As the partial shutdown of the federal government drags on, we’ve had a chance to see just how much reach government has into our lives. In some ways, the shutdown has had little effect on how we go about our day to day business. Yet in other ways, the impact has been dramatic — preventing some people from even going about their business at all.
If and when the closed government agencies re-open, and with a budget-conscious nation in mind, we’d like to see Congress and the administration take a good hard look at which job functions are truly essential, and which ones we haven’t missed over the past two weeks. For some, the answer will be that all government agencies serve an important role. For others, the answer will be to shut them all down. We suspect a solution lies somewhere in between.
For example, maybe operation of national parks should be outsourced to states. Certainly, a number of states have jumped at the opportunity this week — though it would seem that paying the federal government to do the job for it isn’t the ideal approach.
On the other hand, having officials from the Centers for Disease Control available to monitor an outbreak of food-borne illness would rank high on the list of government functions important to public safety.
The list goes on, but the question is the same: Where government intersects our lives, does it serve a necessary purpose?
If the answer isn’t yes, if it’s just more paperwork, then maybe it’s time for some cuts.

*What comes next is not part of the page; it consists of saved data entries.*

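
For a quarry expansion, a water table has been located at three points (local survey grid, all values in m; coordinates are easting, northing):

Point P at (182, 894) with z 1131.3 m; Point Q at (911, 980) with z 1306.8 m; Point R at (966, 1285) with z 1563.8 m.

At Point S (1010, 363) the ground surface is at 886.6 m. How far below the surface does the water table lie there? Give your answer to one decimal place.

Two edge vectors: Point P→Point Q = (729, 86, 175.5), Point P→Point R = (784, 391, 432.5).
Normal n = (Point P→Point Q) × (Point P→Point R) = (-31425.5, -177700.5, 217615).
So ∂z/∂easting = −n_x/n_z = 0.144409 and ∂z/∂northing = −n_y/n_z = 0.816582.
Intercept c from Point P: 1131.3 − 26.28 − 730.02 = 374.99.
At (1010, 363): z_contact = 145.85 + 296.42 + 374.99 = 817.27 m.
Depth below ground = 886.6 − 817.27 = 69.3 m.

69.3 m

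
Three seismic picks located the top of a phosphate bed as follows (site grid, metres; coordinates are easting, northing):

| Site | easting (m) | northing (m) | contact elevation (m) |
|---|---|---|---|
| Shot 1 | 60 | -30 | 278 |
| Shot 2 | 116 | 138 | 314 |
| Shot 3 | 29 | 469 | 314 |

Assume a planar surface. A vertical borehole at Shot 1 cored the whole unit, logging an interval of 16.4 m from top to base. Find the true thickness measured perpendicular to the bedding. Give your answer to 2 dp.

Two edge vectors: Shot 1→Shot 2 = (56, 168, 36), Shot 1→Shot 3 = (-31, 499, 36).
Normal n = (Shot 1→Shot 2) × (Shot 1→Shot 3) = (-11916, -3132, 33152).
So ∂z/∂easting = −n_x/n_z = 0.35944 and ∂z/∂northing = −n_y/n_z = 0.09447.
|∇z| = √(a²+b²) = 0.37164, so dip δ = arctan(0.37164) = 20.39°.
True thickness = vertical thickness × cos δ = 16.4 × cos 20.39° = 15.37 m.

15.37 m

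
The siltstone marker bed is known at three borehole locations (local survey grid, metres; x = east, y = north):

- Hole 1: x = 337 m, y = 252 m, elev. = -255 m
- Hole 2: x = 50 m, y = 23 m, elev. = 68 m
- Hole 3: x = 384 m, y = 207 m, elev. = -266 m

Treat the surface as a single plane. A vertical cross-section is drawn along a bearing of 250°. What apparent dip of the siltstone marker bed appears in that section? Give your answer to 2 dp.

40.38°

Let the plane be z = a·x + b·y + c.
Hole 2−Hole 1: −287a − 229b = 323;  Hole 3−Hole 1: 47a − 45b = −11.
Solving gives a = −0.72025, b = −0.50781.
Unit vector along 250° is (sin 250°, cos 250°) = (-0.9397, -0.3420).
Slope in that direction = a·(-0.9397) + b·(-0.3420) = 0.85049.
Apparent dip = arctan|0.85049| = 40.38° (true dip is 41.4°, so apparent ≤ true as expected).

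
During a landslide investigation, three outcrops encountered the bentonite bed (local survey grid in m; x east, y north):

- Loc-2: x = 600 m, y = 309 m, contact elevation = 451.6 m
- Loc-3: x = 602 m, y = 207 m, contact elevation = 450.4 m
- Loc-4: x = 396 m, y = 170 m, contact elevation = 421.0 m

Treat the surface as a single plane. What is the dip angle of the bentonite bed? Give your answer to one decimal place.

8.0°

Two edge vectors: Loc-2→Loc-3 = (2, -102, -1.2), Loc-2→Loc-4 = (-204, -139, -30.6).
Normal n = (Loc-2→Loc-3) × (Loc-2→Loc-4) = (2954.4, 306, -21086).
So ∂z/∂x = −n_x/n_z = 0.14011 and ∂z/∂y = −n_y/n_z = 0.01451.
Gradient magnitude |∇z| = √(a² + b²) = √(0.01963 + 0.00021) = 0.14086.
True dip = arctan(0.14086) = 8.0°, dipping toward W (azimuth ≈ 264°).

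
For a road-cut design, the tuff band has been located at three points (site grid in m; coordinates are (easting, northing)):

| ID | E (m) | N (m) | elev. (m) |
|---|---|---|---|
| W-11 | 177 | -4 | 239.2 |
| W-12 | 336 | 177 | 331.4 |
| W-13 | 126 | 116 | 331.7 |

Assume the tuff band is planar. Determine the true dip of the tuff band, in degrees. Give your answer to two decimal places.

35.54°

Let the plane be z = a·E + b·N + c.
W-12−W-11: 159a + 181b = 92.2;  W-13−W-11: −51a + 120b = 92.5.
Solving gives a = −0.20058, b = 0.68559.
Gradient magnitude |∇z| = √(a² + b²) = √(0.04023 + 0.47003) = 0.71433.
True dip = arctan(0.71433) = 35.54°, dipping toward SSE (azimuth ≈ 164°).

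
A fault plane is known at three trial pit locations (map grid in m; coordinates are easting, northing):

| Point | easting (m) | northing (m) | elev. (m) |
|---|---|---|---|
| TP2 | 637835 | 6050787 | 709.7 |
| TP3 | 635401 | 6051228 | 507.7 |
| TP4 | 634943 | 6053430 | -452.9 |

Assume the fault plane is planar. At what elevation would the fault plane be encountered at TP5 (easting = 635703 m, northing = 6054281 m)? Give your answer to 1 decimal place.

Two edge vectors: TP2→TP3 = (-2434, 441, -202), TP2→TP4 = (-2892, 2643, -1162.6).
Normal n = (TP2→TP3) × (TP2→TP4) = (21179.4, -2245584.4, -5157690).
So ∂z/∂easting = −n_x/n_z = 0.004106373 and ∂z/∂northing = −n_y/n_z = −0.435385686.
Intercept c from TP2: 709.7 − 2619.19 + 2634426.05 = 2632516.56.
At (635703, 6054281): z = 2610.4 − 2635947.3 + 2632516.56 = -820.3 m.

-820.3 m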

Where the answer to that question is yes, then our government needs to live up to its responsibilities — which means the people we’ve elected to it need to live up to theirs. Congress has made numerous attempts to get the deficit under control — anyone remember the Supercommittee or the Simpson-Bowles plan? — but has yet to find the political will to enact anything. Indeed, spending cuts made through sequestration were the self-imposed consequences of Congress’ failure to act.
Every obstacle in life is also an opportunity — and Congress has built itself a mountain to overcome. However, there’s still a few more months before 2014 election campaigns ramp up. If members of Congress can find a way to work together in the coming weeks, perhaps something good can come of the current mess we’re in.